Ardoise 8

Une visite à « Terre Libérée »

Dans un article paru en 1924, un journaliste se rend à Terre Libérée. Cet article rend la visite très vivante, vous découvrez la colonie comme si vous vous y rendiez pour la première fois.

Transcription

Le narrateur : En 1924, un « camarade » du Libertaire, un hebdomadaire fondé en 1895 par Louise Michel et Sébastien Faure, rend visite à Terre Libérée. Cet article rend la visite très vivante, vous découvrez la colonie comme si vous y arriviez pour la première fois.

Jean Peyroux : Je profitai de ma présence à Tours, pour aller visiter la colonie où Rimbault et quelques pionniers sont en train, depuis une quarantaine de jours, de défricher un sol ingrat.

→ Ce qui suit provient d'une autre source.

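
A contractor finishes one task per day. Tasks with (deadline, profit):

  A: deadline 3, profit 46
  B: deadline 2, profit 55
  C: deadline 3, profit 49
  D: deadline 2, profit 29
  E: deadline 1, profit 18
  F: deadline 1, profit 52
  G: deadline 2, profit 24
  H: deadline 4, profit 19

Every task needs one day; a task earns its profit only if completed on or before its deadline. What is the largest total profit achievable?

175

Profit order: B=55 F=52 C=49 A=46 D=29 G=24 H=19 E=18
Assign: B→slot 2, F→slot 1, C→slot 3, A skipped, D skipped, G skipped, H→slot 4, E skipped.
Slots: [1:F] [2:B] [3:C] [4:H]
Profit = 52 + 55 + 49 + 19 = 175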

La question des colonies anarchistes m’intéressait au plus haut point, je partis d’enthousiasme.

Nous y allâmes avec Nadaud et Lehoux, nous prîmes à Tours le tramway qui part à 14h15 et qui s’arrête à Luynes à 15 heures. Arrivés là, nous marchâmes sur la route de Cléré, que nous abandonnâmes après trente-cinq minutes de marche pour prendre un petit chemin d’abord un peu large qui se termine en sentier au milieu de froments, d’avoines, d’arbustes et de touffes d’herbes. Cinq minutes de plus et nous sommes arrivés. Nous apercevons au seuil d’une demeure un peu en ruine un petit groupe de compagnes et de compagnons et de deux bambins qui se distinguent des gens de l’endroit par leur mise. Nous nous approchons rapidement, il nous faut reprendre le tramway à 17 heures, nous avons à peine quarante minutes à être les hôtes de nos amis végétaliens. Dès notre approche, voilà Rimbault assis à une table qui rédige une déclaration de principes ou quelque chose d’analogue.

« - Bonjour, Rimbault », lui disons-nous. Il nous répond : « -Avez-vous mangé ? – oui. » Tout de suite il commence l’exposé et le fonctionnement de la colonie. Le régime végétalien est de rigueur à « Terre Libérée ». « Nous cherchons à nous exclure complètement du capitalisme », nous dit Rimbault. C’est alors que je lui fais remarquer qu’il n’a réussi qu’imparfaitement. En effet, j’aperçois le journal L’OEuvre, composé par des salariés. « Nous le recevons du Foyer végétalien », nous dit Rimbault. Nadaud, à son tour, de faire observer : « cette machine à coudre, ce fusil, le linge, le cuir de vos sandalettes, etc., etc. »

« Voilà, dit Rimbault, le fusil c’est le paysan qui était ici avant nous qui l’y a laissé ; quant aux autres objets, nous nous limitons ! (en effet sans chaussettes, un pantalon, une veste et sa chemise forment tout l’habillement de Rimbault).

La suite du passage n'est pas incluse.